In 1991, when the Pritzker organization decided to give her partner, Robert Venturi, their Prize in architecture, it became clear that the message was not being heard. Venturi tried to tell them the award should go to both together but their ears could not hear. They thought giving it to Venturi was enough. Scott Brown did not attend the ceremony. Her resolve to shift the viewpoint of the profession increased. Robert Venturi agreed and took the position that he would not allow anyone to put his name forward for the Gold Medal without Denise Scott Brown.
From then forward, Robert Venturi and Denise Scott Brown began their campaign to shift the rules of the AIA to allow the Gold Medal to be awarded to two creative people working together. On numerous occasions, Venturi and Scott Brown were nominated to receive the AIA Gold Medal, and a portfolio was submitted to the American Institute of Architects. It was returned without review. The rules stated that only one individual could be nominated for the Gold Medal. In 2013, Frederic Schwartz, FAIA, working through his AIA Regional Directors in New York – Tony Schirrippa, FAIA, and Burt Roslyn, FAIA, were successful in shifting the rules to allow the portfolio to be accepted. 2014 is the first year that the portfolio was not returned. They made it into the Finalist round. Perfect!
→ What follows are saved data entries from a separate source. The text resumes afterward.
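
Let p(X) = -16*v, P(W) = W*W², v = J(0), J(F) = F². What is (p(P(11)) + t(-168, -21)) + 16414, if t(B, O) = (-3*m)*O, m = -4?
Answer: 16162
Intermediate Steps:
v = 0 (v = 0² = 0)
P(W) = W³
p(X) = 0 (p(X) = -16*0 = 0)
t(B, O) = 12*O (t(B, O) = (-3*(-4))*O = 12*O)
(p(P(11)) + t(-168, -21)) + 16414 = (0 + 12*(-21)) + 16414 = (0 - 252) + 16414 = -252 + 16414 = 16162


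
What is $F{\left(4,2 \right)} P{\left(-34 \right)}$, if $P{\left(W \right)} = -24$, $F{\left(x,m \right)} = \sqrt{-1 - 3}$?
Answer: $- 48 i \approx - 48.0 i$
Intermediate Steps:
$F{\left(x,m \right)} = 2 i$ ($F{\left(x,m \right)} = \sqrt{-4} = 2 i$)
$F{\left(4,2 \right)} P{\left(-34 \right)} = 2 i \left(-24\right) = - 48 i$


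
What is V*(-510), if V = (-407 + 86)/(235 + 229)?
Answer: 81855/232 ≈ 352.82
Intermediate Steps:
V = -321/464 ≈ -0.69181
V*(-510) = -321/464*(-510) = 81855/232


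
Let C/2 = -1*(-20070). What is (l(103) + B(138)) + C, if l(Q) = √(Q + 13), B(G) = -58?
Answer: 40082 + 2*√29 ≈ 40093.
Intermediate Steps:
C = 40140 (C = 2*(-1*(-20070)) = 2*20070 = 40140)
l(Q) = √(13 + Q)
(l(103) + B(138)) + C = (√(13 + 103) - 58) + 40140 = (√116 - 58) + 40140 = (2*√29 - 58) + 40140 = (-58 + 2*√29) + 40140 = 40082 + 2*√29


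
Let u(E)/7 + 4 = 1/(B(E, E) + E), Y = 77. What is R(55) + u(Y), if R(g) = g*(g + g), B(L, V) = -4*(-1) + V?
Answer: 951483/158 ≈ 6022.0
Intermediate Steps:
B(L, V) = 4 + V
R(g) = 2*g² (R(g) = g*(2*g) = 2*g²)
u(E) = -28 + 7/(4 + 2*E) (u(E) = -28 + 7/((4 + E) + E) = -28 + 7/(4 + 2*E))
R(55) + u(Y) = 2*55² + 7*(-15 - 8*77)/(2*(2 + 77)) = 2*3025 + (7/2)*(-15 - 616)/79 = 6050 + (7/2)*(1/79)*(-631) = 6050 - 4417/158 = 951483/158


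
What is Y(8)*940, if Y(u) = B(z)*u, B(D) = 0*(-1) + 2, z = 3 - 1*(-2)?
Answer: 15040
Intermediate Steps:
z = 5 (z = 3 + 2 = 5)
B(D) = 2 (B(D) = 0 + 2 = 2)
Y(u) = 2*u
Y(8)*940 = (2*8)*940 = 16*940 = 15040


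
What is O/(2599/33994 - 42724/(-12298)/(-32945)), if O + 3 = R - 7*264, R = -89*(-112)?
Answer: 220938448432130/2078166539 ≈ 1.0631e+5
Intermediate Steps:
R = 9968
O = 8117 (O = -3 + (9968 - 7*264) = -3 + (9968 - 1848) = -3 + 8120 = 8117)
O/(2599/33994 - 42724/(-12298)/(-32945)) = 8117/(2599/33994 - 42724/(-12298)/(-32945)) = 8117/(2599*(1/33994) - 42724*(-1/12298)*(-1/32945)) = 8117/(113/1478 + (1942/559)*(-1/32945)) = 8117/(113/1478 - 1942/18416255) = 8117/(2078166539/27219224890) = 8117*(27219224890/2078166539) = 220938448432130/2078166539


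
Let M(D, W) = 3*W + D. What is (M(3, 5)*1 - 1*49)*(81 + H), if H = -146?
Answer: 2015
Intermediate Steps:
M(D, W) = D + 3*W
(M(3, 5)*1 - 1*49)*(81 + H) = ((3 + 3*5)*1 - 1*49)*(81 - 146) = ((3 + 15)*1 - 49)*(-65) = (18*1 - 49)*(-65) = (18 - 49)*(-65) = -31*(-65) = 2015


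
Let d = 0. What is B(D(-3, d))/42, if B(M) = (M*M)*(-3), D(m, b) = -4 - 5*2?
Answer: -14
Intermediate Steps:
D(m, b) = -14 (D(m, b) = -4 - 10 = -14)
B(M) = -3*M**2 (B(M) = M**2*(-3) = -3*M**2)
B(D(-3, d))/42 = -3*(-14)**2/42 = -3*196*(1/42) = -588*1/42 = -14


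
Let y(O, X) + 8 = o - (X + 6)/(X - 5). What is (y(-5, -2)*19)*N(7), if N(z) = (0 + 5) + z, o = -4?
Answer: -18240/7 ≈ -2605.7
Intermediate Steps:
y(O, X) = -12 - (6 + X)/(-5 + X) (y(O, X) = -8 + (-4 - (X + 6)/(X - 5)) = -8 + (-4 - (6 + X)/(-5 + X)) = -12 - (6 + X)/(-5 + X))
N(z) = 5 + z
(y(-5, -2)*19)*N(7) = (((54 - 13*(-2))/(-5 - 2))*19)*(5 + 7) = (((54 + 26)/(-7))*19)*12 = (-1/7*80*19)*12 = -80/7*19*12 = -1520/7*12 = -18240/7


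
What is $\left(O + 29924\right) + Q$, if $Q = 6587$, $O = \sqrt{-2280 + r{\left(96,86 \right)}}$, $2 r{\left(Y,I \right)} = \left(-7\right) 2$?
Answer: $36511 + i \sqrt{2287} \approx 36511.0 + 47.823 i$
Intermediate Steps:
$r{\left(Y,I \right)} = -7$ ($r{\left(Y,I \right)} = \frac{\left(-7\right) 2}{2} = \frac{1}{2} \left(-14\right) = -7$)
$O = i \sqrt{2287}$ ($O = \sqrt{-2280 - 7} = \sqrt{-2287} = i \sqrt{2287} \approx 47.823 i$)
$\left(O + 29924\right) + Q = \left(i \sqrt{2287} + 29924\right) + 6587 = \left(29924 + i \sqrt{2287}\right) + 6587 = 36511 + i \sqrt{2287}$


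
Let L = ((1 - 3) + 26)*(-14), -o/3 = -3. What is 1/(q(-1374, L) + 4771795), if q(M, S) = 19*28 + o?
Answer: 1/4772336 ≈ 2.0954e-7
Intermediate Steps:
o = 9 (o = -3*(-3) = 9)
L = -336 (L = (-2 + 26)*(-14) = 24*(-14) = -336)
q(M, S) = 541 (q(M, S) = 19*28 + 9 = 532 + 9 = 541)
1/(q(-1374, L) + 4771795) = 1/(541 + 4771795) = 1/4772336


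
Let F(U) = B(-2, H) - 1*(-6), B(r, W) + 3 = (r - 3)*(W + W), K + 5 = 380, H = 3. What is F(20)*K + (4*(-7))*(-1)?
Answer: -10097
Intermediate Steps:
K = 375 (K = -5 + 380 = 375)
B(r, W) = -3 + 2*W*(-3 + r) (B(r, W) = -3 + (r - 3)*(W + W) = -3 + (-3 + r)*(2*W) = -3 + 2*W*(-3 + r))
F(U) = -27 (F(U) = (-3 - 6*3 + 2*3*(-2)) - 1*(-6) = (-3 - 18 - 12) + 6 = -33 + 6 = -27)
F(20)*K + (4*(-7))*(-1) = -27*375 + (4*(-7))*(-1) = -10125 - 28*(-1) = -10125 + 28 = -10097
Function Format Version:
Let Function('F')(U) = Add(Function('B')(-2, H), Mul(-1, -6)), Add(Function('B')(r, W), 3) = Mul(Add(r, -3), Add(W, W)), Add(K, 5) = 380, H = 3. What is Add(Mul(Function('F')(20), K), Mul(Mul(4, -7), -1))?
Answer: -10097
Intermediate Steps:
K = 375 (K = Add(-5, 380) = 375)
Function('B')(r, W) = Add(-3, Mul(2, W, Add(-3, r))) (Function('B')(r, W) = Add(-3, Mul(Add(r, -3), Add(W, W))) = Add(-3, Mul(Add(-3, r), Mul(2, W))) = Add(-3, Mul(2, W, Add(-3, r))))
Function('F')(U) = -27 (Function('F')(U) = Add(Add(-3, Mul(-6, 3), Mul(2, 3, -2)), Mul(-1, -6)) = Add(Add(-3, -18, -12), 6) = Add(-33, 6) = -27)
Add(Mul(Function('F')(20), K), Mul(Mul(4, -7), -1)) = Add(Mul(-27, 375), Mul(Mul(4, -7), -1)) = Add(-10125, Mul(-28, -1)) = Add(-10125, 28) = -10097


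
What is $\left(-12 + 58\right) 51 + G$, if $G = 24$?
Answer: $2370$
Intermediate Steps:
$\left(-12 + 58\right) 51 + G = \left(-12 + 58\right) 51 + 24 = 46 \cdot 51 + 24 = 2346 + 24 = 2370$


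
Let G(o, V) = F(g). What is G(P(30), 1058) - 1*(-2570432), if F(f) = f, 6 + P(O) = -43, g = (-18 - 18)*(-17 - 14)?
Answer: 2571548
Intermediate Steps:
g = 1116 (g = -36*(-31) = 1116)
P(O) = -49 (P(O) = -6 - 43 = -49)
G(o, V) = 1116
G(P(30), 1058) - 1*(-2570432) = 1116 - 1*(-2570432) = 1116 + 2570432 = 2571548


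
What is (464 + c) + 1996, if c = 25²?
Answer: 3085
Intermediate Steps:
c = 625
(464 + c) + 1996 = (464 + 625) + 1996 = 1089 + 1996 = 3085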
Bob & Denise are titans in the field of Architecture and their most recent accomplishment, getting us to this point was a 47 year effort. Such courage and perseverance, creative geniuses leading the way for multiple generations! Now THAT is some lasting influence on the profession of architecture. In 2014, in their 80’s, these two have changed us and changed the course of architectural history, AGAIN.
This is a HISTORIC moment for the individuals stepping into these top level spots in leadership and in recognition, and for all women working in the field of architecture. Just to recap – in two short years we have had a woman that worked as a sole principal win the Gold Medal, a woman that worked as a partner and collaborator become a finalist for the Gold Medal with her partner, a woman that led a career of service to the profession serving as President of the Institute, and a woman who works as a CEO for her architectural firm, now in the top position of service to the profession refocusing us onto the business of architecture. WOW, these are changing times!